What we get then is the cliched “many peoples of the world don’t like cameras because they think photos steal their souls,” which is unsubstantiated horse manure, followed by endless pages about how to calculate risk. Trite pages with thinking about as dimensional as the Platte river: a mile wide and an inch deep, like a self-help book that actually takes itself seriously.
The authors’ treatment of the native population only gets worse. Although they never quite step into outright racism, their attitude is paternalistic: "The Yanomami are not an attractive people - at least not to Western eyes,” on the one hand, while on the other, "The... [woman] is young and strikingly attractive - much too attractive for her own good."

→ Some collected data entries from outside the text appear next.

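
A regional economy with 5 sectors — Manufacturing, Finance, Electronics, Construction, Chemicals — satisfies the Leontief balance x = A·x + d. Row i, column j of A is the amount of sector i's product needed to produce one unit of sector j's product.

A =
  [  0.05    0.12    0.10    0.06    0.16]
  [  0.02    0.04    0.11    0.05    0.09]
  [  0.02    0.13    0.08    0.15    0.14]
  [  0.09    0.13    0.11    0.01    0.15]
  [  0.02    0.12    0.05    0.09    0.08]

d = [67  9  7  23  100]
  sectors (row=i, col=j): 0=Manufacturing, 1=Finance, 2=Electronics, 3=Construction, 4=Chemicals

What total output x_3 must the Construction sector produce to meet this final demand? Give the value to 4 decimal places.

Form M = I − A:
  [  0.95   -0.12   -0.10   -0.06   -0.16]
  [ -0.02    0.96   -0.11   -0.05   -0.09]
  [ -0.02   -0.13    0.92   -0.15   -0.14]
  [ -0.09   -0.13   -0.11    0.99   -0.15]
  [ -0.02   -0.12   -0.05   -0.09    0.92]
Leontief inverse L = M⁻¹:
  [  1.0777    0.2064    0.1705    0.1247    0.2539]
  [  0.0387    1.0997    0.1554    0.0954    0.1535]
  [  0.0542    0.2225    1.1580    0.2120    0.2420]
  [  0.1156    0.2153    0.1804    1.0775    0.2443]
  [  0.0427    0.1811    0.1046    0.1321    1.1495]
Total output x = L · d:
  x_0 = 1.0777·67 + 0.2064·9 + 0.1705·7 + 0.1247·23 + 0.2539·100 = 103.5161
  x_1 = 0.0387·67 + 1.0997·9 + 0.1554·7 + 0.0954·23 + 0.1535·100 = 31.1222
  x_2 = 0.0542·67 + 0.2225·9 + 1.1580·7 + 0.2120·23 + 0.2420·100 = 42.8153
  x_3 = 0.1156·67 + 0.2153·9 + 0.1804·7 + 1.0775·23 + 0.2443·100 = 60.1562
  x_4 = 0.0427·67 + 0.1811·9 + 0.1046·7 + 0.1321·23 + 1.1495·100 = 123.2172

60.1562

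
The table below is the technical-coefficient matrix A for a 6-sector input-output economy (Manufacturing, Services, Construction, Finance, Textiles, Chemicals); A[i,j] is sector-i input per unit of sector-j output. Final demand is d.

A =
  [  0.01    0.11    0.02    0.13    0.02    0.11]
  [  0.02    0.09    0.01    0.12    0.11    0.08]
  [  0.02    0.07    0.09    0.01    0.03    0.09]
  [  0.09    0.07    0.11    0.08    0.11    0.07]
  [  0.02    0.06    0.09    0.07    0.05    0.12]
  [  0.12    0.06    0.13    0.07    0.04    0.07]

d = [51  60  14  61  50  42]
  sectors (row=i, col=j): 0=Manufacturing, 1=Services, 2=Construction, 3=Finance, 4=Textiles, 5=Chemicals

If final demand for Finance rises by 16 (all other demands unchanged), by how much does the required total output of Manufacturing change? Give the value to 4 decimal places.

3.0362

Form M = I − A:
  [  0.99   -0.11   -0.02   -0.13   -0.02   -0.11]
  [ -0.02    0.91   -0.01   -0.12   -0.11   -0.08]
  [ -0.02   -0.07    0.91   -0.01   -0.03   -0.09]
  [ -0.09   -0.07   -0.11    0.92   -0.11   -0.07]
  [ -0.02   -0.06   -0.09   -0.07    0.95   -0.12]
  [ -0.12   -0.06   -0.13   -0.07   -0.04    0.93]
Leontief inverse L = M⁻¹:
  [  1.0544    0.1642    0.0794    0.1898    0.0729    0.1702]
  [  0.0625    1.1467    0.0734    0.1829    0.1638    0.1481]
  [  0.0472    0.1095    1.1324    0.0482    0.0607    0.1361]
  [  0.1329    0.1394    0.1816    1.1500    0.1643    0.1530]
  [  0.0605    0.1124    0.1514    0.1219    1.0935    0.1818]
  [  0.1593    0.1258    0.1935    0.1348    0.0879    1.1451]
Total output x = L · d:
  x_0 = 1.0544·51 + 0.1642·60 + 0.0794·14 + 0.1898·61 + 0.0729·50 + 0.1702·42 = 87.1033
  x_1 = 0.0625·51 + 1.1467·60 + 0.0734·14 + 0.1829·61 + 0.1638·50 + 0.1481·42 = 98.5921
  x_2 = 0.0472·51 + 0.1095·60 + 1.1324·14 + 0.0482·61 + 0.0607·50 + 0.1361·42 = 36.5248
  x_3 = 0.1329·51 + 0.1394·60 + 0.1816·14 + 1.1500·61 + 0.1643·50 + 0.1530·42 = 102.4798
  x_4 = 0.0605·51 + 0.1124·60 + 0.1514·14 + 0.1219·61 + 1.0935·50 + 0.1818·42 = 81.6944
  x_5 = 0.1593·51 + 0.1258·60 + 0.1935·14 + 0.1348·61 + 0.0879·50 + 1.1451·42 = 79.0941
Δx_0 = L[0,3] · Δd_3 = 0.1898 · 16 = 3.0362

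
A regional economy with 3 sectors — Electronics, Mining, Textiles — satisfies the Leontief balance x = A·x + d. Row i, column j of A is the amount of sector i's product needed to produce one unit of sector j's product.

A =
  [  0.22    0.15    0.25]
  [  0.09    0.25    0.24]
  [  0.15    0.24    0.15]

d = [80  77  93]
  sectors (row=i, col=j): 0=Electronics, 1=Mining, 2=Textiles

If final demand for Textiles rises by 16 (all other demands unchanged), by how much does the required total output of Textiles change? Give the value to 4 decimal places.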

Most of all, though, for an “armchair” travel adventure, nothing much really happens in this yarn. The press release hyping the book claims that the writers were taken hostage by FARC - but, in fact, they weren’t. They spent a nervous afternoon in a riverside cafe in the jungle fretting after having been verbally threatened by someone they assumed was FARC, but they were never in fact taken captive.
The only redeeming feature of the book is the fact that it is so simplistic that it takes but an hour or two to whip through it. If you’re in need of a fat book with ten pages worth of content to waste some time on, then Along the River that Flows Uphill is for you.